For a short while ten years maybe fifteen years ago, I watched most of the animated films that were released into cinemas. The visual possibilities of the form interested me, a bit of a revival of the musical seemed underway, and I was vaguely curious about what the stories we were telling children were about. By the time Frozen was released that time was long gone and the film registered for me as little more than the source for the flood of merchandise that young kids wore and carried happily on the street and that, yes, a few of my students carried (but only carried) much more discretely in our school.

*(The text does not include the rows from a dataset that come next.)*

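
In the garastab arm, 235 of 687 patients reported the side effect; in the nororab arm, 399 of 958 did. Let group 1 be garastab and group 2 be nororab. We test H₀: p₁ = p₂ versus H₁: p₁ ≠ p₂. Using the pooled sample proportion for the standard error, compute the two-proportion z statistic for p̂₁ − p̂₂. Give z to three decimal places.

p̂₁ = 235/687 ≈ 0.34207, p̂₂ = 399/958 ≈ 0.41649.
Pooled p̂ = (235+399)/(687+958) = 634/1645 = 0.38541.
SE = √(p̂(1−p̂)(1/n₁+1/n₂)) = √(0.38541·0.61459·0.00249945) = √(0.000592042) = 0.02433.
z = (0.34207 − 0.41649)/0.02433 = -0.07442/0.02433 = -3.059.
Two-sided p-value ≈ 2·Φ(−3.059) = 0.0022.

z = -3.059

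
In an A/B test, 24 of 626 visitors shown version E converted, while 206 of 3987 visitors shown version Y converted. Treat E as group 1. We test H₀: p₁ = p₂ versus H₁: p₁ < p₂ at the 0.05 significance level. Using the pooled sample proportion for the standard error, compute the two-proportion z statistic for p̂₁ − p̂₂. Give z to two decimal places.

p̂₁ = 24/626 = 0.03834, p̂₂ = 206/3987 = 0.05167.
Pooled p̂ = (24+206)/(626+3987) = 230/4613 = 0.04986.
SE = √(p̂(1−p̂)(1/n₁+1/n₂)) = √(0.04986·0.95014·0.00184826) = √(8.75579e-05) = 0.00936.
z = (0.03834 − 0.05167)/0.00936 = -0.01333/0.00936 = -1.42.
p-value = P(Z < -1.424) ≈ 0.0772. With α = 0.05, fail to reject H₀.

z = -1.42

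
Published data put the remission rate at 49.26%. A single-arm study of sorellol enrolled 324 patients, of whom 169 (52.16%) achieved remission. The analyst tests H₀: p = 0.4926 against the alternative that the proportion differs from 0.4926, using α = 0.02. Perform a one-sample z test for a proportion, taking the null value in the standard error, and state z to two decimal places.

p̂ = 169/324 = 0.5216.
Under H₀, SE = √(0.4926·0.5074/324) = √(0.000771436) = 0.0278.
z = (0.5216 − 0.4926)/0.0278 = 0.0290/0.0278 = 1.04.
Two-sided p-value ≈ 2·Φ(−1.044) = 0.2964. With α = 0.02, fail to reject H₀.

z = 1.04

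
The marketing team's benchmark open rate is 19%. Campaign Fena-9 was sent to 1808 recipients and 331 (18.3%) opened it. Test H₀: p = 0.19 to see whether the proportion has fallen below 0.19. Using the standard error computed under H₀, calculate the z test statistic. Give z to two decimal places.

z = -0.75

p̂ = 331/1808 ≈ 0.1831.
Under H₀, SE = √(0.19·0.81/1808) = √(8.51217e-05) = 0.0092.
z = (0.1831 − 0.19)/0.0092 = -0.0069/0.0092 = -0.75.
p-value = P(Z < -0.751) ≈ 0.2265.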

Then this fall in Disney World with my nieces and nephews—a long story for later—I found myself sitting in a packed theater watching two actors, one playing a hysterical crypto-gay man, the other playing a hysterical crypto-lesbian woman. They gushed and sang their way through the story of Frozen, insisting they had seen it all first hand. By the time they were done (and the snow was falling from the ceiling of the theatre onto the kids, parents, and uncles seated below), I was overcome with a sense that Frozen might be one of the most genuinely beautiful movies for queer kids about queer childhood that I’d ever seen. Home later that week, I watched it through and was confirmed in my opinion.
Obviously, I’m not suggesting that the filmmakers set queer childhood as their narrative problem. It seems clear that they set out instead to make a mildly feminist film that avoided a whole host of obnoxious narrative tropes familiar from modern retellings of fairy tales and which relate to the damsel in distress and her charming prince. But in decentering and ironizing the heterosexual love story while simultaneously adhering to the generic norms of the movie musical, the film invites queer viewing. What’s more, far from offering stops or limits to such a viewing, the film stages numerous queer moments that facilitate and even encourage viewing the story as a queer coming of age tale.
What is the movie that results? A kid discovers they are different, at the urging of their parents hides that difference, and when they find themselves exposed, runs away. In a new place, they feel the freedom of living without a secret but are harassed still for their difference and, in working to survive, hurt people they love. In the end, the now young adult finds ways to establish honest relationships and a meaningful life that feels authentic to them and the people around them.
It is a fantasy, but a useful one that is concisely and powerfully presented (as a fairy tale should be). Best of all, it is wonderful.